I look forward to posting much much more here now that I am a GTO owner!

Time to go to work. Now I have to wait to get home to have some more fun.


----------



## Groucho (Sep 11, 2004)

Freelancer said:


> Perfect!
> 
> Picked her up last night, no dealer transfer. I got there and they still were pulling the plastic off the body panels. No one had even sat in her yet.
> 
> ...


----------



## vmax (Mar 19, 2005)

b_a_betterperson said:


> You learn so much by spending a little time with the owner's manual. Do it with all your major purchases and you not only get the most out of your products -- your stuff ends up lasting far longer because you get a better understanding of how to maintain it.
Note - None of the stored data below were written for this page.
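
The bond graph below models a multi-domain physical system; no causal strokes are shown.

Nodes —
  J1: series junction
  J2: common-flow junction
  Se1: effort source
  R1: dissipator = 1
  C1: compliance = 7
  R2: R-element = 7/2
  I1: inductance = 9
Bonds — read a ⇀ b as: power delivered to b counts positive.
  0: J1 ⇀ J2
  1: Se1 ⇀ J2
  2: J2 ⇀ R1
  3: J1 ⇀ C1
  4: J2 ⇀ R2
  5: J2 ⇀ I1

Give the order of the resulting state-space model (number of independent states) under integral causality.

2  (C1, I1 all integral)

bond 1 stroke→J2  (source Se1 imposes e)
bond 3 stroke→J1  (C1 outputs effort q/C1)
bond 0 stroke→J2  (J1: last free bond brings flow in)
bond 5 stroke→I1  (I1 outputs flow p/I1)
bond 2 stroke→J2  (common-f at J2 fixed by 5)
bond 4 stroke→J2  (common-f at J2 fixed by 5)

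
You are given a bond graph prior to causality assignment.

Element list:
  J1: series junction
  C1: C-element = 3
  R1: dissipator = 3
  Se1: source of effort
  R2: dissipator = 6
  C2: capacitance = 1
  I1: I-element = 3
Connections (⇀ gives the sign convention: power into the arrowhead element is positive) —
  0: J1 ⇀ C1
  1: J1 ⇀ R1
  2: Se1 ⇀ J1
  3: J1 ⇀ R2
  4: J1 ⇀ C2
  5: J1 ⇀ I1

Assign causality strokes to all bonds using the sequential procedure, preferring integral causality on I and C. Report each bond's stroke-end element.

#0 |J1
#1 |J1
#2 |J1
#3 |J1
#4 |J1
#5 |I1

b2 →J1  (Se1 fixes effort; stroke away)
b0 →J1  (C1 outputs effort q/C1)
b4 →J1  (prefer integral on C2)
b5 →I1  (I1: I, integral causality)
b1 →J1  (1-jn J1 has f-setter on 5)
b3 →J1  (J1: bond 5 brought flow, rest push out)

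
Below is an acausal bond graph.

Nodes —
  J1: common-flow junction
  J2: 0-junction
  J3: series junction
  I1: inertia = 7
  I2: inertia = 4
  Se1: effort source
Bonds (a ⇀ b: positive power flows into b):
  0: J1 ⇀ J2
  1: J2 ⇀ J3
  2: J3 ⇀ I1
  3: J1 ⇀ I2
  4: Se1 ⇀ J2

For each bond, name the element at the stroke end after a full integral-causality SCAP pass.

#0 |J1
#1 |J3
#2 |I1
#3 |I2
#4 |J2

bond 4 →J2  (source Se1 imposes e)
bond 0 →J1  (J2: bond 4 brought effort, rest push out)
bond 1 →J3  (common-e at J2 fixed by 4)
bond 2 →I1  (closing 1-jn rule on J3)
bond 3 →I2  (J1: last free bond brings flow in)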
 :agree :agree :agree :agree :agree :agree :agree :agree :agree 

AMEN BROTHER!!!!!!!!!! I'm in a sales position where I spend 30 minutes a day answering questions that are in the clients respective manuals. RTFM!!!!


----------



## GTODEALER (Jan 7, 2005)

Freelancer said:


> Perfect!
> 
> Picked her up last night, no dealer transfer. I got there and they still were pulling the plastic off the body panels. No one had even sat in her yet.
> 
> ...


WELCOME AND ENJOY!! :seeya:


----------



## DFWGTO (May 4, 2005)

I had mine up to 140 ... Thats propably as fast as I will go


----------



## yamaal14 (Feb 8, 2005)

had mine up to 145 smooth as silk.


----------



## Dave Wolin (Jan 16, 2005)

Went 159 (on the GPS) downhill and 155 on the flat (that's where the speed limiter kicks in) in a 1005 stock '04 at last weekends Bonneville 100 open road race (www.openroadracing.com). 

Dave


----------